Off-shore, we will investigate the architecture and internal structure of the Madagascar Ridge, to decide if it is underlain by continental or oceanic crust and if the crustal structure is comparable to the conjugate Gunnerus Ridge in Eastern Antarctica. We also propose acquisition of modern geophysical data to investigate architecture and internal structure of the Davie Ridge and the northern continental margin of Madagascar in order to distinguish between passive-volcanic and passive-non-volcanic margin development and to investigate if the Davie Ridge could be a crustal remnant or an old plate boundary resulting from the separation of Madagascar from Eastern Africa.

The objectives of this research work shall be to subdivide and interprete the stratigraphic columns of sediments penetrated by the wells into depositional sequences and system tract. To propose a sequence stratigraphic framework for the field. To also, compare geochemistry of the core and side wall samples with the stratigraphic column to establish possible correlations. This is expected to unfold the subsurface geology as it relates to sequences and system tract, assisting in the determination of geometry of potential sands, while suggesting additional appraisal opportunities and development location.

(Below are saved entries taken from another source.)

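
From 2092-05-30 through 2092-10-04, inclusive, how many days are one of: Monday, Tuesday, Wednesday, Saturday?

2092-05-30 is a Friday.
The range spans 128 days (inclusive of both endpoints).
128 = 7 × 18 + 2, so there are 18 full weeks plus 2 extra days.
Each full week contributes 4 days from the set (Mon, Tue, Wed, Sat): 18 × 4 = 72.
The 2 extra days are Friday, Saturday — 1 of them qualifies.
Total: 72 + 1 = 73.

73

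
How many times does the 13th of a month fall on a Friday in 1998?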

Also, to produce a model for future interpretation in well exploration. The project will employ the best geoscience methodology that will reveal accurate deepening of the basins and also, showing several cycles related to eustatic flunctuation in the study area. The depositonal models that will be generated will help in the exploration of the origin of genetically related sedimentary packages during the sea level cycles. Petrophysics will also be used to delineate additional basin parameters, and all the stratigraphic, chemical (geochemical) and petrophysical data will be used to evaluate the evolution of the continental margin.

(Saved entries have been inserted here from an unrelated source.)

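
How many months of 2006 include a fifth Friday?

A month has five Fridays exactly when Friday falls within its first (length − 28) days.
Jan: 31 days, starts Sun → 5 of Sun, Mon, Tue
Feb: 28 days, starts Wed → 5 of (none)
Mar: 31 days, starts Wed → 5 of Wed, Thu, Fri ✓
Apr: 30 days, starts Sat → 5 of Sat, Sun
May: 31 days, starts Mon → 5 of Mon, Tue, Wed
Jun: 30 days, starts Thu → 5 of Thu, Fri ✓
Jul: 31 days, starts Sat → 5 of Sat, Sun, Mon
Aug: 31 days, starts Tue → 5 of Tue, Wed, Thu
Sep: 30 days, starts Fri → 5 of Fri, Sat ✓
Oct: 31 days, starts Sun → 5 of Sun, Mon, Tue
Nov: 30 days, starts Wed → 5 of Wed, Thu
Dec: 31 days, starts Fri → 5 of Fri, Sat, Sun ✓
Months with five Fridays: Mar, Jun, Sep, Dec.

4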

Multiple geochemical proxies will be used to infer the evolution of the continental margin of South Africa since the Neogene (roughly the last 25 million years). Strontium isotope stratigraphy will be combined with biostratigraphy to develop an improved age model of deposition and diagenesis on the margin. Neodymium (Nd) isotopic changes will be related to changes in oceanic circulation and upwelled waters along the margin. Seismic stratigraphy will be integrated with geochemistry, litho- and biostratigraphy in order to determine the relation among climate, tectonic uplift, upwelling intensity, ocean currents (erosional events) and sea-level fluctuations. The improved age model will allow us to correlate events on the western margin with global tectonism (e.g., opening of oceanic gateways), climate (glaciation of Antarctica and the Northern Hemisphere), eustacy and ocean circulation (e.g., intensity of North Atlantic Deep Water formation). The age of Quaternary successions will be determined using oxygen isotope stratigraphy and AMS radiocarbon ages of the Holocene mud belt. High-resolution Quaternary records will be compared to continental climate proxy (including ice core) records and Northern Hemisphere records.

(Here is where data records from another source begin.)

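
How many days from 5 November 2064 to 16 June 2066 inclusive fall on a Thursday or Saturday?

168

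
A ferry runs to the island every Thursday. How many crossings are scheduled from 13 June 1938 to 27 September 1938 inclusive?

15 Thursdays

13 June 1938 is a Monday.
The range spans 107 days (inclusive of both endpoints).
107 = 7 × 15 + 2, so there are 15 full weeks plus 2 extra days.
Each full week contributes one Thursday: 15 so far.
The 2 extra days are Monday, Tuesday — none qualify.
Total: 15 + 0 = 15.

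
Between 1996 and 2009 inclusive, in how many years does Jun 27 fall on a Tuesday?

2

Day of week of June 27 in each year:
1996: Thu, 1997: Fri, 1998: Sat, 1999: Sun, 2000: Tue ✓, 2001: Wed, 2002: Thu, 2003: Fri, 2004: Sun, 2005: Mon, 2006: Tue ✓, 2007: Wed, 2008: Fri, 2009: Sat
Tuesdays: 2000, 2006.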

The goals of this project are to achieve a better understanding for the effects (i) oceanic currents have on sediment mobilization and transport and (ii) topographic highs have on paths and intensities of oceanic currents. We will test our conception of the build-up of the Agulhas Drift by different water masses via a numerical simulation of the oceanic current and sediment transport patterns. Different settings for the seafloor topography and climatology will provide information on different time slices representing the LGM and subsidence history of the Agulhas Plateau. Furthermore, we will investigate the impact of the emplacement of magmas and tectonic events both on oceanic currents and the climate. In this way we will achieve a better understanding of the sensitivity of the oceanic circulation with respect to those processes and the evolution of the current systems in the gateway south of South Africa as well as climate variations resulting from modification in current paths and tectono-magmatic events.